LNG Tankers Anchored Off Boston To Capitalize On Impending Energy Crisis
Europe’s energy crisis is coming to New England as the state is one cold snap away from soaring natural gas prices. New England has refused to build the necessary pipeline infrastructure to expand gas flows from the Appalachian Basin. It has even shuttered a nuclear power plant.
New England opposed natural gas pipelines and shut down nuclear. If you live in New England, I suggest you pick up a wool blanket or two. In the war between platitudes and physics, physics is undefeated.
— Doomberg (@DoombergT) December 24, 2021
Believe it or not, New England’s electricity grid is extremely fragile. Instead of building pipelines to neighboring states, New England imports liquefied natural gas (LNG) overseas.

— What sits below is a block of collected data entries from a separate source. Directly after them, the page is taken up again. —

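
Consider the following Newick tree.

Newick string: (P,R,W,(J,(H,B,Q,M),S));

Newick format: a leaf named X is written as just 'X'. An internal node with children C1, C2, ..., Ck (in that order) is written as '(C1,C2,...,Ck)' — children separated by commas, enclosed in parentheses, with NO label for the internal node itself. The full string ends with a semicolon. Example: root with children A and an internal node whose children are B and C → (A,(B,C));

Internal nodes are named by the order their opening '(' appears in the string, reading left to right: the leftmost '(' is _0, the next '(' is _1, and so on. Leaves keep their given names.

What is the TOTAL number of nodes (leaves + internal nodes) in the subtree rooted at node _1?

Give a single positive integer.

Answer: 8

Derivation:
Newick: (P,R,W,(J,(H,B,Q,M),S));
Locate _1: it is the '(' at position 7 (the 2nd '(' reading left to right).
Query: subtree rooted at _1
_1: subtree_size = 1 + 7
  J: subtree_size = 1 + 0
  _2: subtree_size = 1 + 4
    H: subtree_size = 1 + 0
    B: subtree_size = 1 + 0
    Q: subtree_size = 1 + 0
    M: subtree_size = 1 + 0
  S: subtree_size = 1 + 0
Total subtree size of _1: 8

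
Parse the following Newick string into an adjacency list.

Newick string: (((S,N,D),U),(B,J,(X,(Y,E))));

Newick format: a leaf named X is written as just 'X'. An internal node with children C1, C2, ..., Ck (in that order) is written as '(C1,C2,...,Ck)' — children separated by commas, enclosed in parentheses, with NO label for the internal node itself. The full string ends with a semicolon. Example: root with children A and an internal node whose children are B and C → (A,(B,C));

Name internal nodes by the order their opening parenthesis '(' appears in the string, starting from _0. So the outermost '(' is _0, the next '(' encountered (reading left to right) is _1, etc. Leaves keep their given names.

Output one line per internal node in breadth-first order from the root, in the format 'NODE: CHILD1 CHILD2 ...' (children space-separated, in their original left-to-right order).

Input: (((S,N,D),U),(B,J,(X,(Y,E))));
Scanning left-to-right, naming '(' by encounter order:
  pos 0: '(' -> open internal node _0 (depth 1)
  pos 1: '(' -> open internal node _1 (depth 2)
  pos 2: '(' -> open internal node _2 (depth 3)
  pos 8: ')' -> close internal node _2 (now at depth 2)
  pos 11: ')' -> close internal node _1 (now at depth 1)
  pos 13: '(' -> open internal node _3 (depth 2)
  pos 18: '(' -> open internal node _4 (depth 3)
  pos 21: '(' -> open internal node _5 (depth 4)
  pos 25: ')' -> close internal node _5 (now at depth 3)
  pos 26: ')' -> close internal node _4 (now at depth 2)
  pos 27: ')' -> close internal node _3 (now at depth 1)
  pos 28: ')' -> close internal node _0 (now at depth 0)
Total internal nodes: 6
BFS adjacency from root:
  _0: _1 _3
  _1: _2 U
  _3: B J _4
  _2: S N D
  _4: X _5
  _5: Y E

Answer: _0: _1 _3
_1: _2 U
_3: B J _4
_2: S N D
_4: X _5
_5: Y E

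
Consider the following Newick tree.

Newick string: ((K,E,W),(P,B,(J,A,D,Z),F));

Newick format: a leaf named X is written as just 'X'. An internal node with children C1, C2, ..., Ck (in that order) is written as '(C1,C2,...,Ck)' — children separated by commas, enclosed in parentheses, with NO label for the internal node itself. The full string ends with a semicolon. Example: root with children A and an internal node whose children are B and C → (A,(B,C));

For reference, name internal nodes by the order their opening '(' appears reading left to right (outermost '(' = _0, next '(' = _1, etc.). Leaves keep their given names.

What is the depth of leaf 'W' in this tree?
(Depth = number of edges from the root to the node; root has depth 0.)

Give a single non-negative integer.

Newick: ((K,E,W),(P,B,(J,A,D,Z),F));
Naming internals by '(' encounter order: outermost '(' = _0, next = _1, ...
Query node: W
Path from root: _0 -> _1 -> W
Depth of W: 2 (number of edges from root)

Answer: 2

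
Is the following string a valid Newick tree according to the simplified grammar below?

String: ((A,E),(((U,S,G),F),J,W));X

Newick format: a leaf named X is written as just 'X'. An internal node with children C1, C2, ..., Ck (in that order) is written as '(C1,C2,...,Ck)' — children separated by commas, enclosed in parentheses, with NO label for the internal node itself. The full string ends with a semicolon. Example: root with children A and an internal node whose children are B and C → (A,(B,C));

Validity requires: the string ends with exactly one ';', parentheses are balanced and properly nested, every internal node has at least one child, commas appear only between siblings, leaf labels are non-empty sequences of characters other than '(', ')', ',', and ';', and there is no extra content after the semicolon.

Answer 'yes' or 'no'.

Answer: no

Derivation:
Input: ((A,E),(((U,S,G),F),J,W));X
Paren balance: 5 '(' vs 5 ')' OK
Ends with single ';': False
Full parse: FAILS (must end with ;)
Valid: False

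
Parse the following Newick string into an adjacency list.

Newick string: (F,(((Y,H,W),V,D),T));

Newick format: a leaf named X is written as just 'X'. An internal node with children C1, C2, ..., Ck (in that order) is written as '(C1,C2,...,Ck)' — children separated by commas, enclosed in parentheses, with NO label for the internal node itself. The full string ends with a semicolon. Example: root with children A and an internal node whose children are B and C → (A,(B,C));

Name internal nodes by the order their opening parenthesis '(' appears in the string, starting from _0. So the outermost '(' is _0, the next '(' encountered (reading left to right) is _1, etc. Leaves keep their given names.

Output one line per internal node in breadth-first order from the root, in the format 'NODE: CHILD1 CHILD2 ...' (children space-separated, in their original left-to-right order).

Answer: _0: F _1
_1: _2 T
_2: _3 V D
_3: Y H W

Derivation:
Input: (F,(((Y,H,W),V,D),T));
Scanning left-to-right, naming '(' by encounter order:
  pos 0: '(' -> open internal node _0 (depth 1)
  pos 3: '(' -> open internal node _1 (depth 2)
  pos 4: '(' -> open internal node _2 (depth 3)
  pos 5: '(' -> open internal node _3 (depth 4)
  pos 11: ')' -> close internal node _3 (now at depth 3)
  pos 16: ')' -> close internal node _2 (now at depth 2)
  pos 19: ')' -> close internal node _1 (now at depth 1)
  pos 20: ')' -> close internal node _0 (now at depth 0)
Total internal nodes: 4
BFS adjacency from root:
  _0: F _1
  _1: _2 T
  _2: _3 V D
  _3: Y H W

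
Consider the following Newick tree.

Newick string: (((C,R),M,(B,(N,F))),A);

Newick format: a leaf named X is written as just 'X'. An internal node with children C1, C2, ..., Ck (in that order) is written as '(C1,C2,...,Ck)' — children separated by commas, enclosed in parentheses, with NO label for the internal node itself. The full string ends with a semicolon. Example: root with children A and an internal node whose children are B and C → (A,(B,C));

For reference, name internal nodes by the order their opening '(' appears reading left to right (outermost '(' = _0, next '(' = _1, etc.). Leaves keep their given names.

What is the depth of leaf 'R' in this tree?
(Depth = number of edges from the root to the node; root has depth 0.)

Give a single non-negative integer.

Answer: 3

Derivation:
Newick: (((C,R),M,(B,(N,F))),A);
Naming internals by '(' encounter order: outermost '(' = _0, next = _1, ...
Query node: R
Path from root: _0 -> _1 -> _2 -> R
Depth of R: 3 (number of edges from root)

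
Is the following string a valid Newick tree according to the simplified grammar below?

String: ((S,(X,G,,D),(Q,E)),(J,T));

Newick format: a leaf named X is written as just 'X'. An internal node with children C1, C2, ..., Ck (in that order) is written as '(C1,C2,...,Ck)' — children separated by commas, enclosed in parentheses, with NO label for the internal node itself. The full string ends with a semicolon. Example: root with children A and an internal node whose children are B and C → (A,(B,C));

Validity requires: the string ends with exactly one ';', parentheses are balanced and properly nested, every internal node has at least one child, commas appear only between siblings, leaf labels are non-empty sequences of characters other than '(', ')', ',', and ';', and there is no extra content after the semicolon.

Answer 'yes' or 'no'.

Answer: no

Derivation:
Input: ((S,(X,G,,D),(Q,E)),(J,T));
Paren balance: 5 '(' vs 5 ')' OK
Ends with single ';': True
Full parse: FAILS (empty leaf label at pos 9)
Valid: False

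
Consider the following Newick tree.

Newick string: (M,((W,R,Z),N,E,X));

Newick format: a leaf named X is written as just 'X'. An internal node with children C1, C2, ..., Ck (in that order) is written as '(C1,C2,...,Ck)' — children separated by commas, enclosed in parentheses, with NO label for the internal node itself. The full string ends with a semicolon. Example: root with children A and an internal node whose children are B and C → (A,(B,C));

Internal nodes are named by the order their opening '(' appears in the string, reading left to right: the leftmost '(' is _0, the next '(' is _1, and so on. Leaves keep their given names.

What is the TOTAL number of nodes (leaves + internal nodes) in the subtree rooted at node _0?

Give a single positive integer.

Answer: 10

Derivation:
Newick: (M,((W,R,Z),N,E,X));
Locate _0: it is the '(' at position 0 (the 1st '(' reading left to right).
Query: subtree rooted at _0
_0: subtree_size = 1 + 9
  M: subtree_size = 1 + 0
  _1: subtree_size = 1 + 7
    _2: subtree_size = 1 + 3
      W: subtree_size = 1 + 0
      R: subtree_size = 1 + 0
      Z: subtree_size = 1 + 0
    N: subtree_size = 1 + 0
    E: subtree_size = 1 + 0
    X: subtree_size = 1 + 0
Total subtree size of _0: 10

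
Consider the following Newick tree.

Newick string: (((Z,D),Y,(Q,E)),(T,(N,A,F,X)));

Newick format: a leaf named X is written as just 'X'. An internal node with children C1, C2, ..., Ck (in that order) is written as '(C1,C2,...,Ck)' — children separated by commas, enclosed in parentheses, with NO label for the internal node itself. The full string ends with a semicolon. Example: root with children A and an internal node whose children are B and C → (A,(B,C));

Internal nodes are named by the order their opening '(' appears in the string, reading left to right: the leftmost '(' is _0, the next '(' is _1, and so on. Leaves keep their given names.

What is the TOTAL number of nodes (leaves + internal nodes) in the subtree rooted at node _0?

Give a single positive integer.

Answer: 16

Derivation:
Newick: (((Z,D),Y,(Q,E)),(T,(N,A,F,X)));
Locate _0: it is the '(' at position 0 (the 1st '(' reading left to right).
Query: subtree rooted at _0
_0: subtree_size = 1 + 15
  _1: subtree_size = 1 + 7
    _2: subtree_size = 1 + 2
      Z: subtree_size = 1 + 0
      D: subtree_size = 1 + 0
    Y: subtree_size = 1 + 0
    _3: subtree_size = 1 + 2
      Q: subtree_size = 1 + 0
      E: subtree_size = 1 + 0
  _4: subtree_size = 1 + 6
    T: subtree_size = 1 + 0
    _5: subtree_size = 1 + 4
      N: subtree_size = 1 + 0
      A: subtree_size = 1 + 0
      F: subtree_size = 1 + 0
      X: subtree_size = 1 + 0
Total subtree size of _0: 16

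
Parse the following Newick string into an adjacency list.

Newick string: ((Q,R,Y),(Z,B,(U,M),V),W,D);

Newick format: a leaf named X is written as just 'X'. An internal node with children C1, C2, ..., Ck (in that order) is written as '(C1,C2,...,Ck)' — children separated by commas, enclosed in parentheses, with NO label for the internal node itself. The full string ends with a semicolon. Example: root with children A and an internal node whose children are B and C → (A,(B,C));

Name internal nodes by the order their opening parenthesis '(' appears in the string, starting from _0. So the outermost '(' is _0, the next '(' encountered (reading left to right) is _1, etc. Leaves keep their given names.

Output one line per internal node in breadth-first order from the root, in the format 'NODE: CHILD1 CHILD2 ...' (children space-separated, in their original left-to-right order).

Answer: _0: _1 _2 W D
_1: Q R Y
_2: Z B _3 V
_3: U M

Derivation:
Input: ((Q,R,Y),(Z,B,(U,M),V),W,D);
Scanning left-to-right, naming '(' by encounter order:
  pos 0: '(' -> open internal node _0 (depth 1)
  pos 1: '(' -> open internal node _1 (depth 2)
  pos 7: ')' -> close internal node _1 (now at depth 1)
  pos 9: '(' -> open internal node _2 (depth 2)
  pos 14: '(' -> open internal node _3 (depth 3)
  pos 18: ')' -> close internal node _3 (now at depth 2)
  pos 21: ')' -> close internal node _2 (now at depth 1)
  pos 26: ')' -> close internal node _0 (now at depth 0)
Total internal nodes: 4
BFS adjacency from root:
  _0: _1 _2 W D
  _1: Q R Y
  _2: Z B _3 V
  _3: U M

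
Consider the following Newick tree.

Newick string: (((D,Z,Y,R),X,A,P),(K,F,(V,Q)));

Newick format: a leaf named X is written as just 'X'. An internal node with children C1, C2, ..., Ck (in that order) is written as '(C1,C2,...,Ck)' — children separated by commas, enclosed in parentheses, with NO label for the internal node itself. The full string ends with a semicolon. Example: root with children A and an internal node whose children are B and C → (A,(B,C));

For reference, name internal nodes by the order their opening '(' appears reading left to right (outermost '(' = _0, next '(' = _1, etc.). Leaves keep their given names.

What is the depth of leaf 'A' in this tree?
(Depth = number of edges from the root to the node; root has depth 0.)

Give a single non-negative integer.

Newick: (((D,Z,Y,R),X,A,P),(K,F,(V,Q)));
Naming internals by '(' encounter order: outermost '(' = _0, next = _1, ...
Query node: A
Path from root: _0 -> _1 -> A
Depth of A: 2 (number of edges from root)

Answer: 2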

We noted Thursday, New England is behind in procuring LNG from the international market. This means that the state is now a victim of that bidding war and is facing the prospect of dramatically less LNG supply this winter and extremely high prices.
But hold up, why doesn’t New England just receive LNG via tankers from terminals situated on the Gulf Coast of the U.S.? Well, for domestic cargo, they must be carried on US-flagged ships, and there are currently no U.S.-flagged LNG tankers. So that means New England must compete in international markets, meaning February delivery on New England’s Algonquin Hub is around $18 per British thermal unit — or about five times higher than the U.S. benchmark.
Weather forecast via Bloomberg data shows average temperatures in Boston are expected to slide after New Year’s Eve, reaching 15 degrees Fahrenheit by Jan. 8. That’s a sharp difference from today’s average temperature of around 45 degrees Fahrenheit.
Expecting impending doom, commodity traders have anchored two LNG tankers off Boston’s coast, waiting for temperatures to dive so they can take advantage of massive arbitrage opportunities.
Spanish-flagged Cadiz Knutsen and Excelerate Energy’s Belgian-flagged Exemplar arrived in Massachusetts Bay earlier this week with cargoes from Atlantic LNG in the Caribbean nation of Trinidad & Tobago. Their arrival is timed just ahead of a weekend cold blast that’s expected to plunge temperatures below freezing in one of the most undersupplied and expensive U.S. gas markets. -Bloomberg
Financial publication Doomberg penned this week, “New England Is An Energy Crisis Waiting To Happen.”